The news, from time to time, about leaking and selling the data of users of various applications on the Internet to the “Dark web”, which prompts many users, to search for safe ways to preserve their data, here are the easiest ways to preserve your company’s data, or even your personal data:
1- Use unique passwords for all accounts and systems
The first step in keeping an organization safe is to inform employees of the importance of using different passwords for different accounts and systems. Corporate cybersecurity professionals stress the need for strong and unique passwords.

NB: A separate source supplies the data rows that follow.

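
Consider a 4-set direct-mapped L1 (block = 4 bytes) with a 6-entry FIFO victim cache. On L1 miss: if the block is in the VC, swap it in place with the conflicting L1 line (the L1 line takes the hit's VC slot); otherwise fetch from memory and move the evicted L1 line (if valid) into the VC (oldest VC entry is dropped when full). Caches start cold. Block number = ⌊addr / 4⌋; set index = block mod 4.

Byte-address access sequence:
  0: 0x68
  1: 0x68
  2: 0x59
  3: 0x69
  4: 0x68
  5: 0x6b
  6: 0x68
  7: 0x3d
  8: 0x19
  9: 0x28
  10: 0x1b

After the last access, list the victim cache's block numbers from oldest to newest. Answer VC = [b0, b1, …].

0: 0x68 (blk 26, set 2) → MISS  vc=[]
1: 0x68 (blk 26, set 2) → L1-HIT  vc=[]
2: 0x59 (blk 22, set 2) → MISS  vc=[26]
3: 0x69 (blk 26, set 2) → VC-HIT  vc=[22]
4: 0x68 (blk 26, set 2) → L1-HIT  vc=[22]
5: 0x6b (blk 26, set 2) → L1-HIT  vc=[22]
6: 0x68 (blk 26, set 2) → L1-HIT  vc=[22]
7: 0x3d (blk 15, set 3) → MISS  vc=[22]
8: 0x19 (blk 6, set 2) → MISS  vc=[22, 26]
9: 0x28 (blk 10, set 2) → MISS  vc=[22, 26, 6]
10: 0x1b (blk 6, set 2) → VC-HIT  vc=[22, 26, 10]

VC = [22, 26, 10]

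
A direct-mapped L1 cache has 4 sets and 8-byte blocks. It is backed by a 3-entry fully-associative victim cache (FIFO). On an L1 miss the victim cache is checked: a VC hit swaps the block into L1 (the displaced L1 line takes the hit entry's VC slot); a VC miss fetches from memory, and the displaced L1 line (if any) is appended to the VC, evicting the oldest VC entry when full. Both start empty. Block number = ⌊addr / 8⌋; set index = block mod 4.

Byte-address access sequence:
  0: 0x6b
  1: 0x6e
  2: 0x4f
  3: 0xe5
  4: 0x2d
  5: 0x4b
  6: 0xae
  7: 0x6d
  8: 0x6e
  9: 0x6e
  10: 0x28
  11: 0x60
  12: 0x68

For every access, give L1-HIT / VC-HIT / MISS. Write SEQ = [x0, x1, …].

#0 0x6b→b13/s1 MISS; vc=[]
#1 0x6e→b13/s1 L1-HIT; vc=[]
#2 0x4f→b9/s1 MISS; vc=[13]
#3 0xe5→b28/s0 MISS; vc=[13]
#4 0x2d→b5/s1 MISS; vc=[13,9]
#5 0x4b→b9/s1 VC-HIT; vc=[13,5]
#6 0xae→b21/s1 MISS; vc=[13,5,9]
#7 0x6d→b13/s1 VC-HIT; vc=[21,5,9]
#8 0x6e→b13/s1 L1-HIT; vc=[21,5,9]
#9 0x6e→b13/s1 L1-HIT; vc=[21,5,9]
#10 0x28→b5/s1 VC-HIT; vc=[21,13,9]
#11 0x60→b12/s0 MISS; vc=[13,9,28]
#12 0x68→b13/s1 VC-HIT; vc=[5,9,28]

SEQ = [MISS, L1-HIT, MISS, MISS, MISS, VC-HIT, MISS, VC-HIT, L1-HIT, L1-HIT, VC-HIT, MISS, VC-HIT]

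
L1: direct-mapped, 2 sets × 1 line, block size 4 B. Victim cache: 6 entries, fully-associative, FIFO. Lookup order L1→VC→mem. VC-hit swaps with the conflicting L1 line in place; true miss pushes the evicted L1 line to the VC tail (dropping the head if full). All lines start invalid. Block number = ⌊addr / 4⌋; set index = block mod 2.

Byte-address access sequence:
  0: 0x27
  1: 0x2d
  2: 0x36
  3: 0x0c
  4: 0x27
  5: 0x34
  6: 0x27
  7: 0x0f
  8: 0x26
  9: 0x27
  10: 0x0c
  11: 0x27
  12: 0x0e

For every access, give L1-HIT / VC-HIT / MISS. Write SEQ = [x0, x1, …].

SEQ = [MISS, MISS, MISS, MISS, VC-HIT, VC-HIT, VC-HIT, VC-HIT, VC-HIT, L1-HIT, VC-HIT, VC-HIT, VC-HIT]

  [0] addr=0x27 blk=9 s=1: MISS | VC []
  [1] addr=0x2d blk=11 s=1: MISS | VC [9]
  [2] addr=0x36 blk=13 s=1: MISS | VC [9, 11]
  [3] addr=0xc blk=3 s=1: MISS | VC [9, 11, 13]
  [4] addr=0x27 blk=9 s=1: VC-HIT | VC [3, 11, 13]
  [5] addr=0x34 blk=13 s=1: VC-HIT | VC [3, 11, 9]
  [6] addr=0x27 blk=9 s=1: VC-HIT | VC [3, 11, 13]
  [7] addr=0xf blk=3 s=1: VC-HIT | VC [9, 11, 13]
  [8] addr=0x26 blk=9 s=1: VC-HIT | VC [3, 11, 13]
  [9] addr=0x27 blk=9 s=1: L1-HIT | VC [3, 11, 13]
  [10] addr=0xc blk=3 s=1: VC-HIT | VC [9, 11, 13]
  [11] addr=0x27 blk=9 s=1: VC-HIT | VC [3, 11, 13]
  [12] addr=0xe blk=3 s=1: VC-HIT | VC [9, 11, 13]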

Despite many caveats, password reuse remains a common practice, with an employee reusing the same password about 13 times, and worse, 29% of stolen passwords are weak. One of the companies whose systems were hacked, they used to use passwords like 123456789 or the company name as the password.
2- Replace all passwords regularly
If you do everything right about passwords, your organization’s credentials may still appear on the dark web, and changing passwords regularly “every few months or so” can help ensure that even if your organization’s credentials appear On the Dark web, it will no longer be “up-to-date” and therefore less useful to cybercriminals.
3- Enable multi-factor authentication
According to Microsoft, most account takeover attacks can be blocked using multi-factor authentication, which makes it difficult for cybercriminals to log in as someone else, unless one of them has access to the employee’s phone or email, in addition to their password.
4- Providing safety awareness training for employees
Employees are the weakest link in any organization’s security posture, as the Tessian report found that 43% of US and UK employees made mistakes that led to cybersecurity implications for their organizations, as emails that can try to trick employees into sharing company login details , very common.
Educating employees about cyber threats and how to spot them is critical to mitigating attacks.
According to the report, 43% of employees said that email that appears to be legitimate is the reason they fell into a scam.
5- Monitoring the “Dark web”
If you suspect that your organization’s credentials have been exposed on the Dark web, you can run a scan on it, and there are many tools that enable you to do this for free, such as WatchGuard.
6- Do not use a password
Since 80% of hacking-related breaches are caused by compromised credentials, it doesn’t make sense to rely on passwords. Instead, many companies are turning to passwordless authentication, where users don’t have to enter a password or any other saved secret to log in. Log into an application or IT system, and users can prove their identity based on a “possession factor” (such as a device code or one-time password generator) or an “inherent factor” (such as a fingerprint).
In a recent survey by LastPass, 92% of organizations said passwordless authentication is the future.